Eylemi bırakmanın doğru olmadığını, genelge kalkmadan verilen ya da alınan hakların bir garantisinin olmayacağını söyledik. Adalet Bakanının, Türkiye genelinde sürdürülen açlık grevi eyleminin tansiyonunu düşürmek için iyileştirmeler yaparak bazı cezaevlerini eylemden vazgeçirmeye çalıştığını anlattık.

Birkaç gün sonra buradaki arkadaşlar düşüncelerimizi doğru bularak destek eylemine geçtiler. Genelgenin kaldırılması için eylem tam rayına oturmuşken, Eskişehir Cezaevi kendi özgülünden kaynaklanan sorunları çözünce eylemi bıraktı. Bundan bir-iki gün önce Nazilli Cezaevi de eylemi bırakmıştı. Bu şekilde eylemin sonlanmasını doğru bulmadığımızdan, Eskişehir’deki durumu uygun görmediğimizi belirten bir ilanı gazeteye verdik. Ama Eskişehir’de sessizlik devam etti. Nazilli’den ses aldık. Sonra da Eskişehir’den birçok arkadaşın sürgün edildiğini duyduk. Diyarbakır özgülündeki sorunları çözüp eyleme son verince, bizler de sorunlarımıza yönelmek zorunda kaldık.

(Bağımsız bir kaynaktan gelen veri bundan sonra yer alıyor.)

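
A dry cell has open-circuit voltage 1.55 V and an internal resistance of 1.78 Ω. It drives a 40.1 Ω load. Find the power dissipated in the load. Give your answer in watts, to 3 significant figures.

With r and R in series, I = ε/(r+R); the load dissipates I²R.
I = ε / (r + R) = 1.55 / (1.78 + 40.1) = 0.03701 A
P_load = I² R = (0.03701)² × 40.1 = 0.05493 W

0.0549 W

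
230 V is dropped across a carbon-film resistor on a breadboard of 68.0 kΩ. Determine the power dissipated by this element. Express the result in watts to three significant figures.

0.778 W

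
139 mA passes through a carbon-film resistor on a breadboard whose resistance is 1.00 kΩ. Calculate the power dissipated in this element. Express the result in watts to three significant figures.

19.3 W

With I and R stated, P = I²R applies in one step.
P = (0.1390 A)² × 1000 Ω = 19.32 W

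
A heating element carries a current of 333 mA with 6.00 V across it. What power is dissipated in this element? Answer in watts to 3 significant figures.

2.00 W

V and I are known directly — P = V I, no intermediate step needed.
P = 6.00 V × 0.3330 A = 1.998 W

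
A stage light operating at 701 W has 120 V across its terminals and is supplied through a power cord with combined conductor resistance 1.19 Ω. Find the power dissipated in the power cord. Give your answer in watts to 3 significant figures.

The power cord is a series resistance carrying the load current; its dissipation is I²R_line.
I = P / V = 701 / 120 = 5.842 A through the power cord.
P_line = I² R_line = (5.842)² × 1.19 = 40.61 W

40.6 W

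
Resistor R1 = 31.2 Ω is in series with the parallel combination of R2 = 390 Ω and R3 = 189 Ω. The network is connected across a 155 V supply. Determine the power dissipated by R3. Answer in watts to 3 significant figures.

First combine the parallel branches into one equivalent R_p, then R1 + R_p is a series pair.
R_p = (390×189)/(390+189) = 127.3 Ω
R_total = 31.2 + 127.3 = 158.5 Ω
I = V / R_total = 155 / 158.5 = 0.9779 A
Voltage across the parallel pair: V_p = I × R_p = 0.9779 × 127.3 = 124.5 V
With V_p across R3, its power is V_p²/R3.
P_R3 = (124.5)² / 189 = 82.00 W

82.0 W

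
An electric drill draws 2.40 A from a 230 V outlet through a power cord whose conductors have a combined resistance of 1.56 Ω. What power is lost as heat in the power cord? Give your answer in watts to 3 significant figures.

The power cord and load are in series, so the same current flows in both; the loss is I²R_line.
The power cord carries the full 2.40 A.
P_line = I² R_line = (2.400)² × 1.56 = 8.986 W

8.99 W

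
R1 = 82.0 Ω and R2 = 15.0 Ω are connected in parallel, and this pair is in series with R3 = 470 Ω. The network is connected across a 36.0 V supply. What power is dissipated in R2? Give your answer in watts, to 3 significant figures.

0.0596 W

Collapse the R1‖R2 pair into one equivalent R_p; then R_p and R3 form a series string.
R_p = (82.0×15.0)/(82.0+15.0) = 12.68 Ω
R_total = R_p + 470 = 12.68 + 470 = 482.7 Ω
I = V / R_total = 36.0 / 482.7 = 0.07458 A
Voltage across the parallel pair: V_p = I × R_p = 0.07458 × 12.68 = 0.9457 V
R2 sits across V_p; its power is V_p²/R.
P_R2 = (0.9457)² / 15.0 = 0.05963 W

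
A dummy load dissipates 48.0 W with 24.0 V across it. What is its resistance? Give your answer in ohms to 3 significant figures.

The two known quantities fix the third via R = V² / P.
R = (24.0)² / 48.0 = 12.00 Ω

12.0 Ω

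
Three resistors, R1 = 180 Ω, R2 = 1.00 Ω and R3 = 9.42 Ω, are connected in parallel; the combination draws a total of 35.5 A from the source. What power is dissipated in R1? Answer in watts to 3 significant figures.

5.66 W

We need the common branch voltage; get it from I_total × R_eq, then P = V²/R for the branch.
1/R_eq = 1/180 + 1/1.00 + 1/9.42 ⇒ R_eq = 0.8995 Ω
V = I_total × R_eq = 35.50 × 0.8995 = 31.93 V
P_R1 = V² / R1 = (31.93)² / 180 = 5.665 W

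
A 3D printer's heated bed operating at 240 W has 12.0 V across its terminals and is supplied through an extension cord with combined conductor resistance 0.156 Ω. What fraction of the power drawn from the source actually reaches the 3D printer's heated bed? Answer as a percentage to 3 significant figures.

I = P / V = 240 / 12.0 = 20.00 A through the extension cord.
P_line = I² R_line = (20.00)² × 0.156 = 62.40 W
P_source = P_load + P_line = 240.0 + 62.40 = 302.4 W
η = P_load / P_source = 240.0 / 302.4 = 0.7937

79.4 %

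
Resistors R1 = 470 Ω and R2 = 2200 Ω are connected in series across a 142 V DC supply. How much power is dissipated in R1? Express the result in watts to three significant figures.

1.33 W

In a series string the same current flows through every resistor — find that current, then P = I²R for the one we want.
R_total = 470 + 2200 = 2670 Ω
I = V / R_total = 142 / 2670 = 0.05318 A
P_R1 = I² × R1 = (0.05318)² × 470 = 1.329 W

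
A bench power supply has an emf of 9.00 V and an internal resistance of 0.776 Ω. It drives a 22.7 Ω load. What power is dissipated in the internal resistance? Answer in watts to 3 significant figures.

The internal resistance carries the same current as the load; P_int = I²r.
I = ε / (r + R) = 9.00 / (0.776 + 22.7) = 0.3834 A
P_int = I² r = (0.3834)² × 0.776 = 0.1141 W

0.114 W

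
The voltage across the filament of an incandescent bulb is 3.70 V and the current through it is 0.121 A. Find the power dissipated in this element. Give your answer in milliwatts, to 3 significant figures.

V and I are known directly — P = V I, no intermediate step needed.
P = 3.70 V × 0.1210 A = 0.4477 W

448 mW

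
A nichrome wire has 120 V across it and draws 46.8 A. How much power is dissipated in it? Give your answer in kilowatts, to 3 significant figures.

5.62 kW

V and I are known directly — P = V I, no intermediate step needed.
P = 120 V × 46.80 A = 5616 W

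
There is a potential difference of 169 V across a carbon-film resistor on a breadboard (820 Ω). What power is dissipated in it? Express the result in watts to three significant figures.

34.8 W

V and R are stated; P = V²/R avoids computing the current.
P = (169 V)² / 820 Ω = 34.83 W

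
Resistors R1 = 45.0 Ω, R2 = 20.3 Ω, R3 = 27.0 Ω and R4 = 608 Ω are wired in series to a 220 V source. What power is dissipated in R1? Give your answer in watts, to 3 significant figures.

Series elements share the same current, so find I first, then use P = I²R.
R_total = 45.0 + 20.3 + 27.0 + 608 = 700.3 Ω
I = V / R_total = 220 / 700.3 = 0.3142 A
P_R1 = I² × R1 = (0.3142)² × 45.0 = 4.441 W

4.44 W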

Zaten burada destek eylemi sekizinci günde sona ermişti. Bizim davadan yargılanan 50 kişi eylemi sürdürüyorduk. Ölüm orucunun otuzuncu günde yetkililerle görüştük, eylem sonuçlandı.

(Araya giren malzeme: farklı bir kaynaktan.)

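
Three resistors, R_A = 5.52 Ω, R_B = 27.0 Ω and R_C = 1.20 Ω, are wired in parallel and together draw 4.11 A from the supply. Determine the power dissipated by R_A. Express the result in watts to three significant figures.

2.77 W

Parallel branches share V, not I — compute V via R_eq, then use V²/R for the target branch.
1/R_eq = 1/5.52 + 1/27.0 + 1/1.20 ⇒ R_eq = 0.9510 Ω
V = I_total × R_eq = 4.110 × 0.9510 = 3.909 V
P_R_A = V² / R_A = (3.909)² / 5.52 = 2.768 W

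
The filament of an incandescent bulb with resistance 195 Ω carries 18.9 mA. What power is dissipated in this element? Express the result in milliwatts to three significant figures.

Knowing I and R, the power is just I²R — no need to find V first.
P = (0.01890 A)² × 195 Ω = 0.06966 W

69.7 mW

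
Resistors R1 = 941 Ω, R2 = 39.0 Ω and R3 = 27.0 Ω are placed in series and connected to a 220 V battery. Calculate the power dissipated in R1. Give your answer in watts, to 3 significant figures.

The current is common to all series resistors; compute it, then apply P = I²R for the target.
R_total = 941 + 39.0 + 27.0 = 1007 Ω
I = V / R_total = 220 / 1007 = 0.2185 A
P_R1 = I² × R1 = (0.2185)² × 941 = 44.91 W

44.9 W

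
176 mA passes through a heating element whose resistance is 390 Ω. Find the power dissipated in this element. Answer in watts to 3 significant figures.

12.1 W

Current and resistance are given, so P = I²R is the direct form.
P = (0.1760 A)² × 390 Ω = 12.08 W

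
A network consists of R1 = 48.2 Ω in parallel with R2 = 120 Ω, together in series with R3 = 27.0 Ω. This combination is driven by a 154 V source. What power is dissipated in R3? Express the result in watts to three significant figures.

170 W

Reduce the parallel combination to a single R_p; the circuit then becomes R_p in series with the remaining resistor.
R_p = (48.2×120)/(48.2+120) = 34.39 Ω
R_total = R_p + 27.0 = 34.39 + 27.0 = 61.39 Ω
I = V / R_total = 154 / 61.39 = 2.509 A
All the supply current flows through R3; use P = I²R3.
P_R3 = (2.509)² × 27.0 = 169.9 W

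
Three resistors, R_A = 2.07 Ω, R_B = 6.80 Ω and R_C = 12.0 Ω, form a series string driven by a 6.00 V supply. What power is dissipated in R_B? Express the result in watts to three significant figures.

Every series element carries the same I. Get I from the total resistance, then P = I² × R_B.
R_total = 2.07 + 6.80 + 12.0 = 20.87 Ω
I = V / R_total = 6.00 / 20.87 = 0.2875 A
P_R_B = I² × R_B = (0.2875)² × 6.80 = 0.5620 W

0.562 W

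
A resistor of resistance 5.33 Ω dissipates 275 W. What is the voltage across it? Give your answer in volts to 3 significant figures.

Rearranging the power relation for the two known quantities gives V = √(P R).
V = √(275 × 5.33) = 38.29 V

38.3 V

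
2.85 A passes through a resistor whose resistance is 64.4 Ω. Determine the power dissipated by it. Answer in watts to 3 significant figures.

The current through and the resistance of the element are both given; use P = I²R.
P = (2.850 A)² × 64.4 Ω = 523.1 W

523 W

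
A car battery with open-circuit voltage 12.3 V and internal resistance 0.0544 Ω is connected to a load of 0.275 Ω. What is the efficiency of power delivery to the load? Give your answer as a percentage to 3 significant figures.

83.5 %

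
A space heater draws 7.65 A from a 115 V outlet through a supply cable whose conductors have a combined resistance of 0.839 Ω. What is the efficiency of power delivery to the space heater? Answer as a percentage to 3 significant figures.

94.4 %

The supply cable carries the full 7.65 A.
P_line = I² R_line = (7.650)² × 0.839 = 49.10 W
P_source = V I = 115 × 7.650 = 879.8 W; P_load = 830.6 W
η = P_load / P_source = 830.6 / 879.8 = 0.9442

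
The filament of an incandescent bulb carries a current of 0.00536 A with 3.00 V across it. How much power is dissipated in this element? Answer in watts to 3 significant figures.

0.0161 W

V and I are known directly — P = V I, no intermediate step needed.
P = 3.00 V × 0.005360 A = 0.01608 W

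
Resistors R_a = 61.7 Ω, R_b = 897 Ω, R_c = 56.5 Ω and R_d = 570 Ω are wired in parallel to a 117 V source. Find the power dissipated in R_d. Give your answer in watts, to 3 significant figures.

R_d sits directly across the source, so P = V²/R with V = 117 V.
P_R_d = V² / R_d = (117)² / 570 Ω = 24.02 W

24.0 W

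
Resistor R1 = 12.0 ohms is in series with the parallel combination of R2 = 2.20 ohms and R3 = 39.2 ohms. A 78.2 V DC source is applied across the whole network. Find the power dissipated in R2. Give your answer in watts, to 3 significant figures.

Reduce the parallel pair to R_p first; the network is then a simple series string.
R_p = (2.20×39.2)/(2.20+39.2) = 2.083 Ω
R_total = 12.0 + 2.083 = 14.08 Ω
I = V / R_total = 78.2 / 14.08 = 5.553 A
Voltage across the parallel pair: V_p = I × R_p = 5.553 × 2.083 = 11.57 V
With V_p across R2, its power is V_p²/R2.
P_R2 = (11.57)² / 2.20 = 60.82 W

60.8 W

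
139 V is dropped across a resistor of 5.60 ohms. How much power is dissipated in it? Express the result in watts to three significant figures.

With V across and R both known, P = V²/R gives the dissipation directly.
P = (139 V)² / 5.60 Ω = 3450 W

3450 W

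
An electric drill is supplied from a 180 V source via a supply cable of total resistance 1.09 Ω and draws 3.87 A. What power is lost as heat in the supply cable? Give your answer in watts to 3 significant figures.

The supply cable and load are in series, so the same current flows in both; the loss is I²R_line.
The supply cable carries the full 3.87 A.
P_line = I² R_line = (3.870)² × 1.09 = 16.32 W

16.3 W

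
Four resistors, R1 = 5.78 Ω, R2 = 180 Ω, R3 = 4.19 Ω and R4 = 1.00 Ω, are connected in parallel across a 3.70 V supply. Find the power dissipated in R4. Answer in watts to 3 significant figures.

13.7 W

Each parallel branch sees the full supply voltage, so P = V²/R applies directly to the target branch.
P_R4 = V² / R4 = (3.70)² / 1.00 Ω = 13.69 W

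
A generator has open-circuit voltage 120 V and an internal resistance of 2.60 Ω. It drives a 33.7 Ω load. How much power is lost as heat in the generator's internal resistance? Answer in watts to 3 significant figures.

28.4 W

The internal resistance carries the same current as the load; P_int = I²r.
I = ε / (r + R) = 120 / (2.60 + 33.7) = 3.306 A
P_int = I² r = (3.306)² × 2.60 = 28.41 W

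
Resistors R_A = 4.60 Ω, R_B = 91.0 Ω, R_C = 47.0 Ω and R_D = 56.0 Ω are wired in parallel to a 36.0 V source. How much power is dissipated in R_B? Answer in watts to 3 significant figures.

R_B sits directly across the source, so P = V²/R with V = 36.0 V.
P_R_B = V² / R_B = (36.0)² / 91.0 Ω = 14.24 W

14.2 W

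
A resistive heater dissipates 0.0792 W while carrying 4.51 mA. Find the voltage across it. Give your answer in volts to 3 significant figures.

17.6 V

Inverting the appropriate power form: V = P / I.
V = 0.0792 / 0.004510 = 17.56 V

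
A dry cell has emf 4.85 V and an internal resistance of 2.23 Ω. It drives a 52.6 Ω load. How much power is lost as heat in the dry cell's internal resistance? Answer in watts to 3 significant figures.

r is in series with the load, so it carries the full circuit current — the loss in it is I²r.
I = ε / (r + R) = 4.85 / (2.23 + 52.6) = 0.08846 A
P_int = I² r = (0.08846)² × 2.23 = 0.01745 W

0.0174 W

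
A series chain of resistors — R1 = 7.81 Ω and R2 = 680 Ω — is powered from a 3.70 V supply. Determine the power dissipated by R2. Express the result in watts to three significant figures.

Every series element carries the same I. Get I from the total resistance, then P = I² × R2.
R_total = 7.81 + 680 = 687.8 Ω
I = V / R_total = 3.70 / 687.8 = 0.005379 A
P_R2 = I² × R2 = (0.005379)² × 680 = 0.01968 W

0.0197 W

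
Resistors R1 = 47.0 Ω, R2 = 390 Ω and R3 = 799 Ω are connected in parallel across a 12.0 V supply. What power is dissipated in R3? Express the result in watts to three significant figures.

0.180 W

R3 sits directly across the source, so P = V²/R with V = 12.0 V.
P_R3 = V² / R3 = (12.0)² / 799 Ω = 0.1802 W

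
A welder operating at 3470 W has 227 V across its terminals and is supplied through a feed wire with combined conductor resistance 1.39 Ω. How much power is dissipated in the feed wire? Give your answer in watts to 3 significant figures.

Line loss is just I²R for the cable — we know both I and R_line directly.
I = P / V = 3470 / 227 = 15.29 A through the feed wire.
P_line = I² R_line = (15.29)² × 1.39 = 324.8 W

325 W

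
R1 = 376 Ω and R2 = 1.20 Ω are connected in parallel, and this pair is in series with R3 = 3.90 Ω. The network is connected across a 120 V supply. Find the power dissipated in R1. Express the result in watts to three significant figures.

Combine R1 and R2 into their parallel equivalent first, reducing the network to two series resistors.
R_p = (376×1.20)/(376+1.20) = 1.196 Ω
R_total = R_p + 3.90 = 1.196 + 3.90 = 5.096 Ω
I = V / R_total = 120 / 5.096 = 23.55 A
Voltage across the parallel pair: V_p = I × R_p = 23.55 × 1.196 = 28.17 V
R1 has V_p across it, so P = V_p²/R1.
P_R1 = (28.17)² / 376 = 2.110 W

2.11 W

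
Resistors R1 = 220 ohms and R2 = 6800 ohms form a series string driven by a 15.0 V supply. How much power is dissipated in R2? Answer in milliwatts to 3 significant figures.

The current is common to all series resistors; compute it, then apply P = I²R for the target.
R_total = 220 + 6800 = 7020 Ω
I = V / R_total = 15.0 / 7020 = 0.002137 A
P_R2 = I² × R2 = (0.002137)² × 6800 = 0.03105 W

31.0 mW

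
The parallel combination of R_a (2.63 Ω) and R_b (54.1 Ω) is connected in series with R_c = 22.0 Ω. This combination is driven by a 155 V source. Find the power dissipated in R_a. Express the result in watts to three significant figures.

First find R_p for the parallel pair, then treat R_p + R_c as a series loop.
R_p = (2.63×54.1)/(2.63+54.1) = 2.508 Ω
R_total = R_p + 22.0 = 2.508 + 22.0 = 24.51 Ω
I = V / R_total = 155 / 24.51 = 6.324 A
Voltage across the parallel pair: V_p = I × R_p = 6.324 × 2.508 = 15.86 V
R_a sits across V_p; its power is V_p²/R.
P_R_a = (15.86)² / 2.63 = 95.67 W

95.7 W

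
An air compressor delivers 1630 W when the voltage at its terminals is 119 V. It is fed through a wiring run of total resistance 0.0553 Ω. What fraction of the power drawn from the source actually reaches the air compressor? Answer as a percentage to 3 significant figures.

99.4 %

I = P / V = 1630 / 119 = 13.70 A through the wiring run.
P_line = I² R_line = (13.70)² × 0.0553 = 10.38 W
P_source = P_load + P_line = 1630 + 10.38 = 1640 W
η = P_load / P_source = 1630 / 1640 = 0.9937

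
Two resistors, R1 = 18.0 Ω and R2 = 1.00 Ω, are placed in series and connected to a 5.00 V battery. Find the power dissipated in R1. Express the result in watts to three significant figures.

Since the resistors are in series they all carry the loop current I = V/R_total; the power in any one is I²R.
R_total = 18.0 + 1.00 = 19.00 Ω
I = V / R_total = 5.00 / 19.00 = 0.2632 A
P_R1 = I² × R1 = (0.2632)² × 18.0 = 1.247 W

1.25 W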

Sonuç: Adalet Bakanı Genelgeyi uygulayamadı. Biz de Genelgeyi kaldıramadık. Şimdi kedi ile fare gibi birbirimizi kolluyoruz.

Eylemden sonra bizim arkadaşlardan 10’unun durumu ağır olduğundan, bizi Adana Devlet Hastanesine yolladılar. Yine kapalı “Ring”le gittik. Beş saat kapıda kaldık. Kusanlar, bayılanlar oldu.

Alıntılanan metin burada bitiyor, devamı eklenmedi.